Korku, dolu bir tabanca gibidir. Eğer birisi sizi öldürmeye kalkışırsa işe yarar ama bir yerlerde tek başına duruyorsa tehlikelidir. Bazı insanlar bedeli ne olursa olsun korku duymazlar, bazıları ise dehşete kapılırlar. İster bungee jumping yapsınlar, ister borsa oynasınlar, ister evlensinler korku onları ya ateşler, bir şeyler öğretir ya da aptala çevirir. Ve bu insanların nasıl tepki vereceklerini tahmin edemezsiniz. Korku birini motive ederken ötekini felç eder. Tüm bunların sebebi, ruhlarımızı sıkan ve günlük işlerimizde kendini hissettirmeden bizi avlayan elle tutamadığımız korkudur.
Korku Beş Harfli Oluşan Bir Sözcüktür
Korku, neşe, kafa karışıklığı, canlılık, ya da memnuniyet gibi günlük hayatımızın bir parçasıdır. Bazı kişiler korkuyu diğerlerinden daha iyi anlarlar. Bu kişilere "cesaretli kişiler" deriz. Korkunun cesaretin içinde yer alan bir tutum olduğunu bilirler. Korkuyla öyle bir dostluk kurarlar ki, bedeli ne olursa olsun korku onları doğru zamanda doğru işi yapmaya motive eder.

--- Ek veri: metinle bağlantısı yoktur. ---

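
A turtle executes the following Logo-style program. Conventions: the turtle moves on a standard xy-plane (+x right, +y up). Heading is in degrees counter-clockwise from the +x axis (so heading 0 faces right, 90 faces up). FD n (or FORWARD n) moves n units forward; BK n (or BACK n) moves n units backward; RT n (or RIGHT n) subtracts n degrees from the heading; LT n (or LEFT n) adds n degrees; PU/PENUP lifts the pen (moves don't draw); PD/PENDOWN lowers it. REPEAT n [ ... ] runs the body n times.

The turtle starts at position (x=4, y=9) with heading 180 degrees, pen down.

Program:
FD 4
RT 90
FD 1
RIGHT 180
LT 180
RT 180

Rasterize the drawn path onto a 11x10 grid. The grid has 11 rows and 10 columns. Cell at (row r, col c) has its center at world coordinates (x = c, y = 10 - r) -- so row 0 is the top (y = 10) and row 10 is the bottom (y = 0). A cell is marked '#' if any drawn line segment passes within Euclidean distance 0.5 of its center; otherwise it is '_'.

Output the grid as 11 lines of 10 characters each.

Answer: #_________
#####_____
__________
__________
__________
__________
__________
__________
__________
__________
__________

Derivation:
Segment 0: (4,9) -> (0,9)
Segment 1: (0,9) -> (0,10)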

Sabahları bizi yataktan kaldırıp karıncalar gibi çalışmaya zorlayan mali bir felakete sürüklenme korkusudur. Korku, bizi hedef alan tezgahlarla karşılaşmamızı engeller. Aynı zamanda korku, kaçamadığımız durumlar karşısında galip gelebilmemiz için ihtiyacımız olan gücü verir. Evliliğimizi, çocuklarımızı, itibarımızı mahveden “günahların anası"yla diye adlandıracağımız bazı durumlarla karşılaştığımızda korku boğazımıza yapışır. Hesaplayabilmek mümkün olsaydı, ahlaki kurallara aşırı derece bağlı kalan ailelerdense, katıksız korku yoluyla ahlaki çöküntülerden kendini kurtaran ailelerin çok daha fazla sayıda olduğunu fark ederdik.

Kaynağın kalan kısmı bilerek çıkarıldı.